Pre-Emptive Donor Lymphocyte Infusion As Optimal Treatment for Relapsed Acute Myeloid Leukemias and Myelodysplastic Syndromes Following Allogeneic Stem Cell Transplantation: Insights from a French-Italian Study on 134 Patients

Disease relapse after allogeneic stem cell transplantation (allo-SCT) is the main challenge in achieving a cure for acute myeloid leukemias (AMLs) and myelodysplastic syndromes (MDSs). The treatment of disease relapse can be offered in case of full hematological recurrence or in the presence of minimal residual disease (MRD) positivity and/or mixed chimerism. The latter approach is defined as pre-emptive therapy. Overall, treatment strategies may include chemotherapy, molecular-target drugs, hypomethylating agents (HMAs), donor lymphocyte infusions (DLIs) or even a second allo-SCT.

We retrospectively analyzed a cohort of 553 AML and MDS adult patients consecutively allotransplanted between January 1, 2015, and December 31, 2021, at Saint-Antoine University Hospital, Paris (France) (n=420) and Spedali Civili di Brescia, Brescia (Italy) (n=133). 134/553 (24%) patients relapsed and were included in this study. 103/134 (77%) were subsequently treated. Among patients who received treatment, 40/103 (39%) were treated with a DLI-based regimen. In this group, 9 received DLIs alone, while the others also received HMAs (4 cases), HMAs+ venetoclax (12 cases), FLT3-inhibitors (3 cases), intensive chemotherapy (5 cases), a second allo-SCT (5 cases), or other therapies (2 cases). The remaining 63/103 (61%) patients were treated with regimens that did not include DLIs. Of these, 10 received HMAs, 27 HMAs+ venetoclax, 4 FLT3-inhibitors, 6 intensive chemotherapy, 9 a second allo-SCT, and 7 other therapies.

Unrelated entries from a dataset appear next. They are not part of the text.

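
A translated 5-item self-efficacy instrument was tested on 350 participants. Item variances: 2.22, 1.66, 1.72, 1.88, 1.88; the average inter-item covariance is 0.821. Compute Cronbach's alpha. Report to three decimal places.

Cronbach's alpha = 0.796

Σσᵢ² = 2.22 + 1.66 + 1.72 + 1.88 + 1.88 = 9.36
Sum of the 10 distinct covariances = 10 × 0.821 = 8.210
σ²_T = Σσᵢ² + 2·Σcov = 9.36 + 2 × 8.210 = 25.780
α = (5/4)·(1 − 9.36/25.780) = 0.796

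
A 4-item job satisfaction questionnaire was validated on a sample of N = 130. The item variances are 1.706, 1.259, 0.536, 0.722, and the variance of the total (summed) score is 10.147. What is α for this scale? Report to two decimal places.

Σσᵢ² = 1.706 + 1.259 + 0.536 + 0.722 = 4.223
α = (k/(k−1))·(1 − Σσᵢ²/σ²_T) = (4/3)·(1 − 4.223/10.147) = 0.78

α = 0.78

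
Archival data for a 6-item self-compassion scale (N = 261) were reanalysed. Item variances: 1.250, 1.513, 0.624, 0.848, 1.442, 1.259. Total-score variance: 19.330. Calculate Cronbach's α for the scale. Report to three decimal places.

sum of item variances = 1.250 + 1.513 + 0.624 + 0.848 + 1.442 + 1.259 = 6.936
α = (k/(k−1))·(1 − sum of item variances/Var(T)) = (6/5)·(1 − 6.936/19.330) = 0.769

Cronbach's α = 0.769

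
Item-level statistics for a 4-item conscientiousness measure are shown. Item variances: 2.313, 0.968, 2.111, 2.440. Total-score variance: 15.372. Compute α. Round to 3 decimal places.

Σσᵢ² = 2.313 + 0.968 + 2.111 + 2.440 = 7.832
α = (k/(k−1))·(1 − Σσᵢ²/Var(T)) = (4/3)·(1 − 7.832/15.372) = 0.654

α = 0.654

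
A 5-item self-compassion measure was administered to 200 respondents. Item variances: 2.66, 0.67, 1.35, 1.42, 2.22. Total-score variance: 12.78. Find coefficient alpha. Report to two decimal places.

Σσ²ᵢ = 2.66 + 0.67 + 1.35 + 1.42 + 2.22 = 8.32
α = (k/(k−1))·(1 − Σσ²ᵢ/σ²_total) = (5/4)·(1 − 8.32/12.78) = 0.44

coefficient alpha = 0.44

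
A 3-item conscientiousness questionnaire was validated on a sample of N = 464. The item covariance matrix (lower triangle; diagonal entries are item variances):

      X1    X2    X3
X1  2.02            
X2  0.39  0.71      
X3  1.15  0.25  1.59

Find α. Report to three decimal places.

α = 0.680

sum of item variances = 2.02 + 0.71 + 1.59 = 4.32
Σ_{i<j} σ_ij = 1.79
Var(T) = 4.32 + 2 × 1.79 = 7.90
α = (k/(k−1))·(1 − sum of item variances/Var(T)) = (3/2)·(1 − 4.32/7.90) = 0.680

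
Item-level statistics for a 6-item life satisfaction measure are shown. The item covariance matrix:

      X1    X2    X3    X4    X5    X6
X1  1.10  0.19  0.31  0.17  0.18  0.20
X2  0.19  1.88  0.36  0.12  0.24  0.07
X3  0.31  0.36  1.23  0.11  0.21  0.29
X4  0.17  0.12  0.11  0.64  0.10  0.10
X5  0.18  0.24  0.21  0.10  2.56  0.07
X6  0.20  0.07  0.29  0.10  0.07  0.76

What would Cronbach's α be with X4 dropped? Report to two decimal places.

α = 0.45

Remaining items: X1, X2, X3, X5, X6 (k = 5).
Σσ²ᵢ = 1.10 + 1.88 + 1.23 + 2.56 + 0.76 = 7.53
Var(T) = 7.53 + 2 × 2.12 = 11.77
α (item deleted) = (5/4)·(1 − 7.53/11.77) = 0.45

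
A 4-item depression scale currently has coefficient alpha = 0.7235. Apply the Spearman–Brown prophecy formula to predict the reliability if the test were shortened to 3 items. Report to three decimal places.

Length factor m = 3/4 = 0.7500
α' = m·α / (1 − (1−m)·α)
   = 3/4 × 0.7235 / (1 − (1 − 3/4) × 0.7235)
   = 0.5426 / 0.8191 = 0.662

predicted reliability = 0.662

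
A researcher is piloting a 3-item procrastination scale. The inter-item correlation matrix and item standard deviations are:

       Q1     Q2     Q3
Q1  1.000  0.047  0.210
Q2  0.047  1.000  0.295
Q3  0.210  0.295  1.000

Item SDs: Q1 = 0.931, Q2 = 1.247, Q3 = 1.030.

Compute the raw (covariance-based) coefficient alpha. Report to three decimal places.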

With a median follow up of 1.6 years, the estimated 1-, 2- and 5-year OS rate of the 134 patients who relapsed after allo-SCT was 32%, 18 %, and 11 %, respectively. The OS of patients treated after allo-SCT relapse was 40 %, 20%, and 15% at 1, 2 and 5 years compared with 6 %, 3%, and 0 % for patients who did not receive therapy, respectively (p<0.01). Moreover, the OS was significantly better in patients treated in a pre-emptive setting than in those treated for a morphological relapse (OS at 1, 2 and 5 years was 60%, 36% and 30%, respectively, for patients treated in a pre-emptive setting versus 26%, 12%, and 6%, respectively, for patients treated in hematological relapse (p<0.01) (Figure 1A). Focusing on post-relapse treatment, patients who received DLI-based regimens had a 1-, 2- and 5-year OS of 55%, 32% and 32%, respectively, compared to 27%, 16% and 7% for patients treated with other therapies (p<0.01). Among patients who received DLIs, 50% of patients were treated in the pre-emptive setting. Conversely, in the group of patients treated without DLI, only 22% were treated in the pre-emptive setting, reflecting the more advanced phase of relapse in this group. Finally, when patients were analyzed by the treatment strategy (pre-emptive therapy vs therapy in hematological relapse) and DLI administration (yes vs no), the best outcome was achieved when the relapse was promptly detected and pre-emptive therapy was started, particularly if a DLI was administered. Indeed, the 1-year OS of patients treated in the pre-emptive setting was 67% for those receiving a DLI and 54% for those treated without DLI, while for patients with hematologic relapse, the 1-year OS was 43% for those treated with the DLI-based regimen and 17% for those treated without DLI (p<0.01) (Figure 1B). On multivariate analysis, treatment with DLI after relapse, and pre-emptive setting were independent factors associated with better OS (p=0.03 and p<0.01), respectively.

Our data showed that relapse treatment with pre-emptive therapies is associated with improved outcomes and this effect is more evident when combined with a DLI . These results confirm the primary role of the graft-versus leukemia effect in the treatment of relapse and underscore the importance of its early identification through MRD monitoring.